As mentioned last time, the loss function transforms a problem of finding
good weights to perform a task, into an **optimization problem**: finding
the weights that minimize the loss function (or the average value
of the loss function across some training data). In each iteration,
we are taking one step towards solving the optimization problem:

$min_{weights} L(prediction, actual, weights)$

The transformation of learning problems into optimization problems will be a recurring theme as you study more machine learning models.

An **optimizer** determines, based on the **loss function**,
how -- and how much -- each parameter should change.
The optimizer solves the **credit assignment problem**: how do we assign
credit (blame) to the parameters when the network performs poorly?

The solution to the credit assignment problem is **gradient descent**,
which we will not talk about in this course. You should know that
gradient descent uses the **gradient** of the loss function to
compute changes to each parameter. This places restrictions
on the kind of loss functions and activation functions we can use.
We need to be able to take gradients of the loss function and the
activation function with respect to the parameters.

We'll have a more thorough discussion about neural network training next time.

A set of **labelled data** is data whose desired predictions are known.
Recall that last time, we used a portion of our labelled data for training,
and a different portion of our data for testing. In general, these two portions
of data are called the **training set** and the **test set**.

We use the **training set** to train the network: to compare our
network's predictions against the ground truth, and make adjustments
to the weights of the network.

We use the **test set** to get a more accurate assessment of how well
our network might do on new data that it has never seen before. If a network
performs well on the training set, but poorly on the test set, then the
network has **overfit** to the training set.
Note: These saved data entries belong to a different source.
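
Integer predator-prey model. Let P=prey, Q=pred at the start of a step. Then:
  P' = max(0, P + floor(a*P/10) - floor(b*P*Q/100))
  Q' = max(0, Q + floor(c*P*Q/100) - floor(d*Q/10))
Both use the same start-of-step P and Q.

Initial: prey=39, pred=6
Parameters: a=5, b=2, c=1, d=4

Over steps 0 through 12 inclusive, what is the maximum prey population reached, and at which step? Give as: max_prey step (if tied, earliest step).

Step 1: prey: 39+19-4=54; pred: 6+2-2=6
Step 2: prey: 54+27-6=75; pred: 6+3-2=7
Step 3: prey: 75+37-10=102; pred: 7+5-2=10
Step 4: prey: 102+51-20=133; pred: 10+10-4=16
Step 5: prey: 133+66-42=157; pred: 16+21-6=31
Step 6: prey: 157+78-97=138; pred: 31+48-12=67
Step 7: prey: 138+69-184=23; pred: 67+92-26=133
Step 8: prey: 23+11-61=0; pred: 133+30-53=110
Step 9: prey: 0+0-0=0; pred: 110+0-44=66
Step 10: prey: 0+0-0=0; pred: 66+0-26=40
Step 11: prey: 0+0-0=0; pred: 40+0-16=24
Step 12: prey: 0+0-0=0; pred: 24+0-9=15
Max prey = 157 at step 5

Answer: 157 5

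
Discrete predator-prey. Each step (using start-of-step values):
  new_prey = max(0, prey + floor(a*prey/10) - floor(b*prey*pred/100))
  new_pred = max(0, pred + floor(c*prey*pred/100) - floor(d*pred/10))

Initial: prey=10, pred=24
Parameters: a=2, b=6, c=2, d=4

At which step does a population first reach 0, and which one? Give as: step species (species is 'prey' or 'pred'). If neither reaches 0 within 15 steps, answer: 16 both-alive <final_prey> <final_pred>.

Answer: 1 prey

Derivation:
Step 1: prey: 10+2-14=0; pred: 24+4-9=19
First extinction: prey at step 1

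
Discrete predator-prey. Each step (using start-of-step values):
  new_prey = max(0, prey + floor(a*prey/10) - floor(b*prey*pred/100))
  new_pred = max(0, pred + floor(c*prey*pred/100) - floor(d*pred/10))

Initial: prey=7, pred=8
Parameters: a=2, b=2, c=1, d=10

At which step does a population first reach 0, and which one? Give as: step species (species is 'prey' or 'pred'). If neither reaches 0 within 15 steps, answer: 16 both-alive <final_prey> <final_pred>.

Answer: 1 pred

Derivation:
Step 1: prey: 7+1-1=7; pred: 8+0-8=0
First extinction: pred at step 1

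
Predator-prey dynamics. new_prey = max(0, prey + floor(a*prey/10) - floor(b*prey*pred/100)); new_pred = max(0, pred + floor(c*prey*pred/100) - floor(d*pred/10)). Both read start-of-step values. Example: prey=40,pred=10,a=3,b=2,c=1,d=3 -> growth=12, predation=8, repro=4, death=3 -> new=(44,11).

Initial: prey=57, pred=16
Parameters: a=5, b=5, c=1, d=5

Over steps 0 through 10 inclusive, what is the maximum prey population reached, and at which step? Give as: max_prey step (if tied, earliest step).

Answer: 85 10

Derivation:
Step 1: prey: 57+28-45=40; pred: 16+9-8=17
Step 2: prey: 40+20-34=26; pred: 17+6-8=15
Step 3: prey: 26+13-19=20; pred: 15+3-7=11
Step 4: prey: 20+10-11=19; pred: 11+2-5=8
Step 5: prey: 19+9-7=21; pred: 8+1-4=5
Step 6: prey: 21+10-5=26; pred: 5+1-2=4
Step 7: prey: 26+13-5=34; pred: 4+1-2=3
Step 8: prey: 34+17-5=46; pred: 3+1-1=3
Step 9: prey: 46+23-6=63; pred: 3+1-1=3
Step 10: prey: 63+31-9=85; pred: 3+1-1=3
Max prey = 85 at step 10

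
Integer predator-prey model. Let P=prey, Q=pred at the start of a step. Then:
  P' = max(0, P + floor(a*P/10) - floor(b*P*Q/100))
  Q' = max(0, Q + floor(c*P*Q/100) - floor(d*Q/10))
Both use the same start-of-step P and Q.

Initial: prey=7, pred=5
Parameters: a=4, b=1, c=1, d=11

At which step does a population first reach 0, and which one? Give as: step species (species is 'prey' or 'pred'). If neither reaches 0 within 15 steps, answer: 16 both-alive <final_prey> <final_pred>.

Answer: 1 pred

Derivation:
Step 1: prey: 7+2-0=9; pred: 5+0-5=0
First extinction: pred at step 1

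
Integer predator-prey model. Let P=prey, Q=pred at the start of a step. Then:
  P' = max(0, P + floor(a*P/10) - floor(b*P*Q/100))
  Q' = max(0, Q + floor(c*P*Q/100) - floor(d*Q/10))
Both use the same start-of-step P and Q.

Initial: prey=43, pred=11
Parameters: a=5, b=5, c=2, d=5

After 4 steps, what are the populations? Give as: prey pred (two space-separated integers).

Step 1: prey: 43+21-23=41; pred: 11+9-5=15
Step 2: prey: 41+20-30=31; pred: 15+12-7=20
Step 3: prey: 31+15-31=15; pred: 20+12-10=22
Step 4: prey: 15+7-16=6; pred: 22+6-11=17

Answer: 6 17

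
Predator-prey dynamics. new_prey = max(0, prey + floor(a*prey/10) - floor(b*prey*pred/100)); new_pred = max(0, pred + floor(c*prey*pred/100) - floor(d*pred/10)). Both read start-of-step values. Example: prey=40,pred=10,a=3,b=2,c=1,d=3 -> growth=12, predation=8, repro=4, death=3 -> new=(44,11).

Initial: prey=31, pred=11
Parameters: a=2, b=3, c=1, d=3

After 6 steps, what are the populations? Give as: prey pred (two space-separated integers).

Step 1: prey: 31+6-10=27; pred: 11+3-3=11
Step 2: prey: 27+5-8=24; pred: 11+2-3=10
Step 3: prey: 24+4-7=21; pred: 10+2-3=9
Step 4: prey: 21+4-5=20; pred: 9+1-2=8
Step 5: prey: 20+4-4=20; pred: 8+1-2=7
Step 6: prey: 20+4-4=20; pred: 7+1-2=6

Answer: 20 6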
For standard data sets like MNIST, there are standard train/test splits
that researchers and practitioners share. Although we have been using images
1000 images from `mnist_train`

as our "test set", there is a standard MNIST
test set that we can access like this:

In [4]:

```
mnist_test = datasets.MNIST('data', train=False, download=True)
```

The reasons people try to use the same train/test split is because different splits can sometimes have some impact on network performance. (Some test sets might be "easier" than others").